Дискуссии с Троцким.
В марте из США в Мексику приехала делегация руководящих членов Социалистической Рабочей Партии для серии дискуссий со Львом Троцким. В эту группу входили: Джемс Кэннон, Макс Шахтман, Винсент Р. Данн, Роуз Карснер. По-видимому, однажды к ним присоединился Диего Ривера, в то время принимавший деятельное участие в группе мексиканских троцкистов. Беседы проходили каждый день все шесть дней конференции, с 20 по 25 марта 1938 г. Их записывала молодая стенографистка Rae Spiegel (известная в 1930-50 гг. под именем Рая Дунаевская).
Стенографистка отметила на каждой из шести записей: Это, очень поспешная запись дискуссии, которую не проверили ее участники.

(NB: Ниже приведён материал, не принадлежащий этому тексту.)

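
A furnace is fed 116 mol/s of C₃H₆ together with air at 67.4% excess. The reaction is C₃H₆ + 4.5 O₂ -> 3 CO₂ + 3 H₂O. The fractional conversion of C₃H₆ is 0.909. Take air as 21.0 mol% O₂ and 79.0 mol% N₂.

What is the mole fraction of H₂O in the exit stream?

Stoichiometric O₂ = 4.5 × 116 = 522 mol/s; O₂ fed = 522 × 1.674 = 873.8 mol/s.
N₂ fed = 873.8 × 79/21 = 3287 mol/s.
Fuel reacted = 0.909 × 116 → ξ = 105.4 mol/s.
Outlet (n = n₀ + ν ξ):
  C₃H₆: 116 − 1(105.4) = 10.56
  O₂: 873.8 − 4.5(105.4) = 399.3
  N₂: 3287 (inert)
  CO₂: 0 + 3(105.4) = 316.3
  H₂O: 0 + 3(105.4) = 316.3
Total out = 4330 mol/s; y_H₂O = 316.3 / 4330 = 0.07306.

0.0731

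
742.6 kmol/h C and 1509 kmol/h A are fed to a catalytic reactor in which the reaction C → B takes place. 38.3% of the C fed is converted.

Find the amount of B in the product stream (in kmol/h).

C reacted = 0.383 × 742.6 = 284.4 kmol/h; ν_C = −1, so ξ = 284.4/1 = 284.4 kmol/h.
Outlet amounts (n = n₀ + ν ξ):
  C: 742.6 − 1(284.4) = 458.2
  B: 0 + 1(284.4) = 284.4
  A: 1509 (inert)

284 kmol/h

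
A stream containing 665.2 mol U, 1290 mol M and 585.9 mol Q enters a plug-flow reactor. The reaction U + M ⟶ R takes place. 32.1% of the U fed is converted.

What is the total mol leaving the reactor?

2330 mol

U reacted = 0.321 × 665.2 = 213.5 mol; ν_U = −1, so ξ = 213.5/1 = 213.5 mol.
Outlet amounts (n = n₀ + ν ξ):
  U: 665.2 − 1(213.5) = 451.7
  M: 1290 − 1(213.5) = 1076
  R: 0 + 1(213.5) = 213.5
  Q: 585.9 (inert)
Total out = 451.7 + 1076 + 213.5 + 585.9 = 2328 mol.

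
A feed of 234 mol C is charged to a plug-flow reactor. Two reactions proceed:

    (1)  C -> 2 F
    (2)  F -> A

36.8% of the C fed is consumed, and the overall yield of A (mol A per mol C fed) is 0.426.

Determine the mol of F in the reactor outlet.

Conversion of C: C consumed = 1ξ₁ = 0.368 × 234 → ξ₁ = 86.11 mol.
Yield of A: 1ξ₂ / 234 = 0.426 → ξ₂ = 99.68 mol.
Outlet amounts (n = n₀ + Σ ν·ξ):
  C: 234 − 1(86.11) = 147.9
  F: 0 + 2(86.11) − 1(99.68) = 72.54
  A: 0 + 1(99.68) = 99.68

72.5 mol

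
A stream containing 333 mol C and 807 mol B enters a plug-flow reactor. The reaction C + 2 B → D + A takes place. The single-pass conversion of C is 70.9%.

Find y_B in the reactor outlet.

0.37

C reacted = 0.709 × 333 = 236.1 mol; ν_C = −1, so ξ = 236.1/1 = 236.1 mol.
Outlet amounts (n = n₀ + ν ξ):
  C: 333 − 1(236.1) = 96.9
  B: 807 − 2(236.1) = 334.8
  D: 0 + 1(236.1) = 236.1
  A: 0 + 1(236.1) = 236.1
Total out = 903.9 mol; y_B = 334.8 / 903.9 = 0.3704.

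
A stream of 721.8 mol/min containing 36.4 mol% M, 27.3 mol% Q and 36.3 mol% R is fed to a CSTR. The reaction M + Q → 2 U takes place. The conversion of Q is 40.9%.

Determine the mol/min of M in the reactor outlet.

182 mol/min

Q reacted = 0.409 × 197.1 = 80.59 mol/min; ν_Q = −1, so ξ = 80.59/1 = 80.59 mol/min.
Outlet amounts (n = n₀ + ν ξ):
  M: 262.7 − 1(80.59) = 182.1
  Q: 197.1 − 1(80.59) = 116.5
  U: 0 + 2(80.59) = 161.2
  R: 262 (inert)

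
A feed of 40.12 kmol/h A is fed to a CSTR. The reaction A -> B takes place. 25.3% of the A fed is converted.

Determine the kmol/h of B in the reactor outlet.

A reacted = 0.253 × 40.12 = 10.15 kmol/h; ν_A = −1, so ξ = 10.15/1 = 10.15 kmol/h.
Outlet amounts (n = n₀ + ν ξ):
  A: 40.12 − 1(10.15) = 29.97
  B: 0 + 1(10.15) = 10.15

10.2 kmol/h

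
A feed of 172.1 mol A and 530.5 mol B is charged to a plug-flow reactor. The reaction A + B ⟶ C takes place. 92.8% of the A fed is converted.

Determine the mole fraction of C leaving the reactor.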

Записи этих дискуссий были опубликованы вначале во внутреннем Бюллетене СРП, а потом в сборниках работ Троцкого на английском и других языках. На русском языке они появляются впервые в нашем переводе.
— Искра-Research.
IV — О переходных требованиях.
Печатается по копии, хранящейся в Архиве Троцкого в Гарвардском университете, папка MS Russ 13 Т-4334.5 (Houghton Library, Harvard University). Перевод наш. — /И-R/
23 марта 1938 г.
Троцкий: В предыдущих дискуссиях у некоторых товарищей сложилось впечатление, что некоторые из моих предложений или требований были оппортунистическими, а другие, слишком революционными, и они не соответствуют объективной ситуации. Эта комбинация очень компрометирует, и именно поэтому я буду кратко защищать это очевидное противоречие.

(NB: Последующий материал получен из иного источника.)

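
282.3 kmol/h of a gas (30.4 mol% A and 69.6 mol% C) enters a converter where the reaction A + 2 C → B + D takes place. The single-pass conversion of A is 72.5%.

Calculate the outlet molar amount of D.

62.2 kmol/h

A reacted = 0.725 × 85.82 = 62.22 kmol/h; ν_A = −1, so ξ = 62.22/1 = 62.22 kmol/h.
Outlet amounts (n = n₀ + ν ξ):
  A: 85.82 − 1(62.22) = 23.6
  C: 196.5 − 2(62.22) = 72.04
  B: 0 + 1(62.22) = 62.22
  D: 0 + 1(62.22) = 62.22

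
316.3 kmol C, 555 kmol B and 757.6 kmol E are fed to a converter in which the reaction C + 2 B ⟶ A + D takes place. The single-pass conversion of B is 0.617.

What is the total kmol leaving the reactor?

B reacted = 0.617 × 555 = 342.4 kmol; ν_B = −2, so ξ = 342.4/2 = 171.2 kmol.
Outlet amounts (n = n₀ + ν ξ):
  C: 316.3 − 1(171.2) = 145.1
  B: 555 − 2(171.2) = 212.6
  A: 0 + 1(171.2) = 171.2
  D: 0 + 1(171.2) = 171.2
  E: 757.6 (inert)
Total out = 145.1 + 212.6 + 171.2 + 171.2 + 757.6 = 1458 kmol.

1460 kmol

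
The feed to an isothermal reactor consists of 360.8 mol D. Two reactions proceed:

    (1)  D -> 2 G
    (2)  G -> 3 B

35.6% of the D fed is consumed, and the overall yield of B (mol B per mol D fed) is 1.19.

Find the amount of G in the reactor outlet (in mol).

Conversion of D: D consumed = 1ξ₁ = 0.356 × 360.8 → ξ₁ = 128.4 mol.
Yield of B: 3ξ₂ / 360.8 = 1.19 → ξ₂ = 143.1 mol.
Outlet amounts (n = n₀ + Σ ν·ξ):
  D: 360.8 − 1(128.4) = 232.4
  G: 0 + 2(128.4) − 1(143.1) = 113.8
  B: 0 + 3(143.1) = 429.4

114 mol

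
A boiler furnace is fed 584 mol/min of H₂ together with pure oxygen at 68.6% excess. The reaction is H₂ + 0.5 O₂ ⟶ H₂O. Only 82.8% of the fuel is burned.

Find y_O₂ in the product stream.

Stoichiometric O₂ = 0.5 × 584 = 292 mol/min; O₂ fed = 292 × 1.686 = 492.3 mol/min.
Fuel reacted = 0.828 × 584 → ξ = 483.6 mol/min.
Outlet (n = n₀ + ν ξ):
  H₂: 584 − 1(483.6) = 100.4
  O₂: 492.3 − 0.5(483.6) = 250.5
  H₂O: 0 + 1(483.6) = 483.6
Total out = 834.5 mol/min; y_O₂ = 250.5 / 834.5 = 0.3002.

0.3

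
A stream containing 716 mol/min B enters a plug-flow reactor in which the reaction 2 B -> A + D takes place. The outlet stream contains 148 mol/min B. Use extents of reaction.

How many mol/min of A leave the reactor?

For B: n = n₀ − 2ξ → 148 = 716 − 2ξ, giving ξ = 284 mol/min.
Outlet amounts (n = n₀ + ν ξ):
  B: 716 − 2(284) = 148
  A: 0 + 1(284) = 284
  D: 0 + 1(284) = 284

284 mol/min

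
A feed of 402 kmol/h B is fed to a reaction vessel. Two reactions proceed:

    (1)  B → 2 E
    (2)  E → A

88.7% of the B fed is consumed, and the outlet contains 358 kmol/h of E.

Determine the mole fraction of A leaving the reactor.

Conversion of B: B consumed = 1ξ₁ = 0.887 × 402 → ξ₁ = 356.6 kmol/h.
E balance: n_E = 0 + 2ξ₁ − 1ξ₂ = 358 → ξ₂ = (2·356.6 − 358)/1 = 355.1 kmol/h.
Outlet amounts (n = n₀ + Σ ν·ξ):
  B: 402 − 1(356.6) = 45.43
  E: 0 + 2(356.6) − 1(355.1) = 358
  A: 0 + 1(355.1) = 355.1
Total out = 758.6 kmol/h; y_A = 355.1 / 758.6 = 0.4682.

0.468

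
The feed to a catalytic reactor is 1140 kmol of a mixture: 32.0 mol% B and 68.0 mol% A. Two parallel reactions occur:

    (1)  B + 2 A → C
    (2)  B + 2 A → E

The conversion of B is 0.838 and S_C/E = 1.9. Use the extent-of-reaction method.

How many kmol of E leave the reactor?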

Какова общая ситуация в США и во всем мире? Экономический кризис не имеет прецедента, финансовый кризис отдельных штатов, тоже, и приближается угроза войны. Социальный кризис не имеет прецедентов. В течение семи, восьми или девяти лет мы думали, что американский капитализм будет проявлять большее сопротивление, но факты показали, что американский капитализм, то есть капитализм страдает апоплексией, и, возможно, ближе к краху, чем некоторые другие. Американский кризис — это социальный кризис, а не конъюнктурный. Этот социальный кризис, который теперь называют рецессией, имеет признаки экстремальной остроты. Это не конец рецессии.

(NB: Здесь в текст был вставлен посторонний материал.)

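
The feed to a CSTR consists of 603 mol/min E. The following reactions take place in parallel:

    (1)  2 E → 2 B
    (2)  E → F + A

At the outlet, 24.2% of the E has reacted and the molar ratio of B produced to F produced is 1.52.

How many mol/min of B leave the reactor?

88 mol/min

Conversion of E: E consumed = 0.242 × 603 = 145.9 mol/min = 2ξ₁ + 1ξ₂.
Selectivity: 2ξ₁ / (1ξ₂) = 1.52 → ξ₁ = 0.76 ξ₂.
Substitute: (2·0.76 + 1) ξ₂ = 145.9 → ξ₂ = 57.91 mol/min, ξ₁ = 44.01 mol/min.
Outlet amounts (n = n₀ + Σ ν·ξ):
  E: 603 − 2(44.01) − 1(57.91) = 457.1
  B: 0 + 2(44.01) = 88.02
  F: 0 + 1(57.91) = 57.91
  A: 0 + 1(57.91) = 57.91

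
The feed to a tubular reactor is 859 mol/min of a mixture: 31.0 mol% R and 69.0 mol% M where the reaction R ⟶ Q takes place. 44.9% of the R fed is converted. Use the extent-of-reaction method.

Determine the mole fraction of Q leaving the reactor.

R reacted = 0.449 × 266.3 = 119.6 mol/min; ν_R = −1, so ξ = 119.6/1 = 119.6 mol/min.
Outlet amounts (n = n₀ + ν ξ):
  R: 266.3 − 1(119.6) = 146.7
  Q: 0 + 1(119.6) = 119.6
  M: 592.7 (inert)
Total out = 859 mol/min; y_Q = 119.6 / 859 = 0.1392.

0.139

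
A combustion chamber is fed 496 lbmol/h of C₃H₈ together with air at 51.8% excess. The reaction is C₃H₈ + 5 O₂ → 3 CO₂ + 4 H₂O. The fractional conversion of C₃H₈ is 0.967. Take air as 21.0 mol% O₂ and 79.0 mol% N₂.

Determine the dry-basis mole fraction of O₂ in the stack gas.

0.0805

Stoichiometric O₂ = 5 × 496 = 2480 lbmol/h; O₂ fed = 2480 × 1.518 = 3765 lbmol/h.
N₂ fed = 3765 × 79/21 = 14160 lbmol/h.
Fuel reacted = 0.967 × 496 → ξ = 479.6 lbmol/h.
Outlet (n = n₀ + ν ξ):
  C₃H₈: 496 − 1(479.6) = 16.37
  O₂: 3765 − 5(479.6) = 1366
  N₂: 14160 (inert)
  CO₂: 0 + 3(479.6) = 1439
  H₂O: 0 + 4(479.6) = 1919
Dry total = 16980 lbmol/h; y_O₂ (dry) = 1366 / 16980 = 0.08046.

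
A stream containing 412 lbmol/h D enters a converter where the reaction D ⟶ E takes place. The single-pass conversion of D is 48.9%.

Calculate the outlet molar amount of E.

D reacted = 0.489 × 412 = 201.5 lbmol/h; ν_D = −1, so ξ = 201.5/1 = 201.5 lbmol/h.
Outlet amounts (n = n₀ + ν ξ):
  D: 412 − 1(201.5) = 210.5
  E: 0 + 1(201.5) = 201.5

201 lbmol/h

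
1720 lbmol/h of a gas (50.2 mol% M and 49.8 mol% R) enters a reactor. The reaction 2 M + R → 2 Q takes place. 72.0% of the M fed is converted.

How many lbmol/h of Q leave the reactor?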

Финансовые трудности штатов — естественно, нация очень богата, и штат может заимствовать у страны, но это означает, что на основе финансового кризиса у нас кризис государства. Мы можем сказать, что у нас политический кризис правящего класса. Процветание ушло; никто не верит, что оно вернется. И этот факт отражается в политическом кризисе демократов и республиканцев. Правящие классы дезорганизованы, и они ищут новую программу. Программа Рузвельта является экспериментальной, даже авантюрной в капиталистическом смысле. Это означает самую фундаментальную предпосылку для революционной ситуации. Это верно для мира и для США — возможно, это особенно верно для США.
Теперь вопрос пролетариата. У нас очень большое изменение в ситуации с рабочим классом. В некоторых статьях в Socialist Appeal и в New International* я с интересом и удовольствием узнал, что теперь чувство американского рабочего, что он рабочий, растет; что это не старый дух пионеров, будто он работает только временно; теперь он постоянный работник и даже постоянный безработный. Это основа для всех других событий в рабочем классе. Затем у нас были забастовки. Я считаю, что они были беспрецедентными в рабочем движении США. В результате этого движения создание и рост CIO. Также у нас есть тенденция строить рабочую партию, LNPL.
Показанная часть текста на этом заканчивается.